La batalla de las ideas, que lo era también de temperamentos, se proyectaba de algún modo en el ámbito académico, donde los afines se agrupaban en función de lazos que trascendían las disciplinas o hasta las especies, incluida la poco amistosa de los antropólogos y algún que otro antropopiteco. En lo que se refiere a la Antigüedad las deducciones de los filólogos, inclinados a extraer conclusiones indemostrables a partir de los datos lingüísticos, como las elecciones léxicas o las variaciones dialectales que permitían reconstruir, con pasmoso sentido de la escenografía, los movimientos de pueblos a gran escala, eran severamente cuestionadas por los historiadores que señalaban la necesidad de remitirse a las pruebas arqueológicas. Piedras contra palabras que para H, fanático de las etimologías, bastaban por sí solas. La locura seudocientífica del arianismo había contaminado los estudios que sólo los teutones seguían llamando indogermánicos, pero no era justo que el delirio supremacista proscribiera tantas décadas de sabiduría. Previsiblemente, H se mantenía fiel a la desprestigiada teoría de las invasiones, con sus dorios, sus laringales y sus isoglosas. Su dialecto preferido era el panfilio.

Como cualquier agitador, H precisaba de una hoja volandera y no más pisar el aula se puso manos a la obra. Quousque tandem, que así fue bautizada, era una revista indiscutiblemente disparatada, pero tenía su modesta leyenda. Él mismo grapaba los ejemplares, cincuenta, en la mesa camilla del piso recién alquilado, operación que a veces se retrasaba por el impago a la imprenta donde lo temían, a H, no tanto por su crónica insolvencia como por las continuas indicaciones con las que castigaba a los operarios. Identificable por una peculiar combinación de difusa rebeldía y trasfondo vagamente reaccionario, el panfleto estaba profusamente ilustrado con imágenes delicuescentes, la mayoría de ellas tomadas de publicaciones muy costeadas que traían artículos sobre los misterios de Eleusis o los estetas afectos a la Venus Urania.
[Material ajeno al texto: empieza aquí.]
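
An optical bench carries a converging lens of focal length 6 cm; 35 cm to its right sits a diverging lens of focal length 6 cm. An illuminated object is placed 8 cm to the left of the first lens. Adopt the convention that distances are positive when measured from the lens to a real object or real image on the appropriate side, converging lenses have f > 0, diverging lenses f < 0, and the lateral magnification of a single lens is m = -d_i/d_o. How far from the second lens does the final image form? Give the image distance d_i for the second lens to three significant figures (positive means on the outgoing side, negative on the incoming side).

Applying the thin-lens equation to the first lens, 1/6 = 1/8 + 1/d_i1, which gives d_i1 = 24.000 cm.
Object distance for lens 2: d_o2 = 35 - 24.000 = 11.000 cm.
Applying the thin-lens equation again with f_2 = -6 cm and d_o2 = 11.000 cm gives d_i2 = -3.882 cm.

-3.88 cm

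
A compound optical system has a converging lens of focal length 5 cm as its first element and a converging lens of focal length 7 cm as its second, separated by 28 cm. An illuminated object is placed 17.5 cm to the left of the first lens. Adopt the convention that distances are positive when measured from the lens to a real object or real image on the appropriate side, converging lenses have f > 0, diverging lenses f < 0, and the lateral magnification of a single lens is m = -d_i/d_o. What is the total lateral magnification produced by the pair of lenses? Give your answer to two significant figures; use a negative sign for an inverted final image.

Applying the thin-lens equation to the first lens, 1/5 = 1/17.5 + 1/d_i1, which gives d_i1 = 7.000 cm.
Its lateral magnification is m_1 = -d_i1/d_o1 = -(7.000)/17.5 = -0.4000.
The intermediate image is 7.000 cm to the right of lens 1, so d_o2 = L - d_i1 = 28 - 7.000 = 21.000 cm.
Applying the thin-lens equation again with f_2 = 7 cm and d_o2 = 21.000 cm gives d_i2 = 10.500 cm.
m_2 = -(10.500)/(21.000) = -0.5000.
Overall magnification: m = m_1 m_2 = 0.2000.

0.20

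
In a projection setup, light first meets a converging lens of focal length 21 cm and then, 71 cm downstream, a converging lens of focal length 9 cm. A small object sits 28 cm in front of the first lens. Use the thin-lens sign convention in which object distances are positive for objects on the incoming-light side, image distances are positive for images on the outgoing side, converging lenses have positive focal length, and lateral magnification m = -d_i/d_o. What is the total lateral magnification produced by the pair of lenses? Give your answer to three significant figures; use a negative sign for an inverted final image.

-1.23

Lens 1: 1/d_i1 = 1/f_1 - 1/d_o1 = 1/21 - 1/28 = 0.01190 cm^-1, so d_i1 = 84.000 cm.
m_1 = -(84.000)/28 = -3.0000.
This image would form 84.000 cm past lens 1, i.e. 13.000 cm beyond lens 2, so it is a virtual object for lens 2: d_o2 = 71 - 84.000 = -13.000 cm.
Lens 2: 1/d_i2 = 1/f_2 - 1/d_o2 = 1/9 - 1/(-13.000) = 0.18803 cm^-1, so d_i2 = 5.318 cm.
m_2 = -(5.318)/(-13.000) = 0.4091.
The system's lateral magnification is m_1 m_2 = (-3.0000)(0.4091) = -1.2273.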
Había el consabido benefactor a quien H sableaba en los momentos críticos, no para cubrir gastos personales, por supuesto, aunque a lo mejor invertía parte del óbolo en cigarrillos u otras fruslerías, sino para liberar las páginas ya no tibias del secuestro de los papeleros. Se trataba de cantidades módicas y ello hacía que al rencor tipográfico se sumara el desprecio, pero H estaba más que acostumbrado a soportar el desdén de los beocios. Sin desistir de su faceta levantisca, iba redirigiendo su activismo a la milicia de Floreal, el mes intermedio de la primavera revolucionaria, encarnado en las representaciones del Calendario republicano por una encantadora muchacha que aparecía trenzando una corona. Demasiado exuberante, a juicio de H, que sentía crecer en su interior la insana predilección por las flores mustias.